Prognostics for the near future also suggest that government work on road infrastructure is likely to fall behind further.

“According to the budget, Kappara junction will begin at some point next year. It could be January 2016, it could be December 2016… we don’t know. It will also take 24 months to be completed. That, at least, is what government is proposing. There is a big difference between proposals, and reality… just bear in mind that the power station was supposed to be ready in two years, and works haven’t even begun yet. Meanwhile, in the budget, Minister Scicluna said that there won’t be two projects carried out at the same time. One can ask, then: will works on the Marsa junction start within this legislature? I doubt it, because if the Kappara junction will take two years minimum… assuming it starts next January, even though government hasn’t committed itself to a date… most probably the Marsa junction will have to wait until the next term. So yes, I am convinced – and say it with a clear conscience – that the previous government was far superior when it came to road infrastructure and management.”

Debono here reminds me that success in this area was also one of the key promises that won the Labour Party the March 2013 election.

“Let us not also forget that, when the Labour Party was still in Opposition, its two major promises were a ‘roadmap’, in particular about public transport and infrastructure, and the completion of a new power station in two years. So government actually placed all its eggs in that one basket, and so far they have failed miserably.”

That may well be true, but it doesn’t reassure us that the PN would be any more successful. Debono mentioned one example herself: public transport, which she describes as a ‘complete disaster’.

The description is apt, as even I can confirm from my attempts to use the service. But the PN had also tried to reform public transport, and the results were hardly any better. How would she react if I put it to her that, given its own disastrous record in the same department, public transport is one area where the PN is certainly not in a position to criticise?

“I am definitely not going to defend the public transport reform under the previous administration. It left much to be desired.
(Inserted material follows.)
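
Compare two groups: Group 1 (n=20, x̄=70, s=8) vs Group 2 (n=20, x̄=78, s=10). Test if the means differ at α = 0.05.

Pooled sp = 9.06. t = -2.794, df = 38. Critical t = ±2.024. Reject H₀.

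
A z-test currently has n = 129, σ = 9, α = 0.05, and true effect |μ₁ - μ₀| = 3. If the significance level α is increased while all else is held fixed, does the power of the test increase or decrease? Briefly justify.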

However, when it comes to pounds, shillings and pence… under this government the taxpayer is paying three times as much in subsidies, which have now reached €30 million. One would expect, then, that the service should be three times better than it was before. And definitely, it is not…”

Perhaps. But at the same time, the implications of Debono’s assertion are also a little bleak. It would appear that traffic – and public transport in particular – is a problem that is simply beyond the capabilities of either party to solve… even if both parties consistently project themselves as the ‘solution’ to all Malta’s problems.

So why should today’s electorate trust the PN more with regard to this issue… when it was just as incompetent in its past efforts as Labour is today?

“I wouldn’t say it is ‘beyond’ the capabilities of the Nationalist party. However, I would personally much rather if this issue had never, ever, ever been politicised. I acknowledge the government’s successes in certain sectors – for instance, financial services – because there was always political consensus. However, let us not forget the major electoral pledge by Joseph Muscat, when in opposition, that he had a ‘roadmap’ for public transport. People voted for that pledge; they believed in that promise. People hoped that there was this vision. But evidently, there is no vision in place today. That is why the Opposition feels the people have been deceived. There is a big deceit in all this. They literally tried to make us all believe that they had this magic roadmap, when they very clearly didn’t.”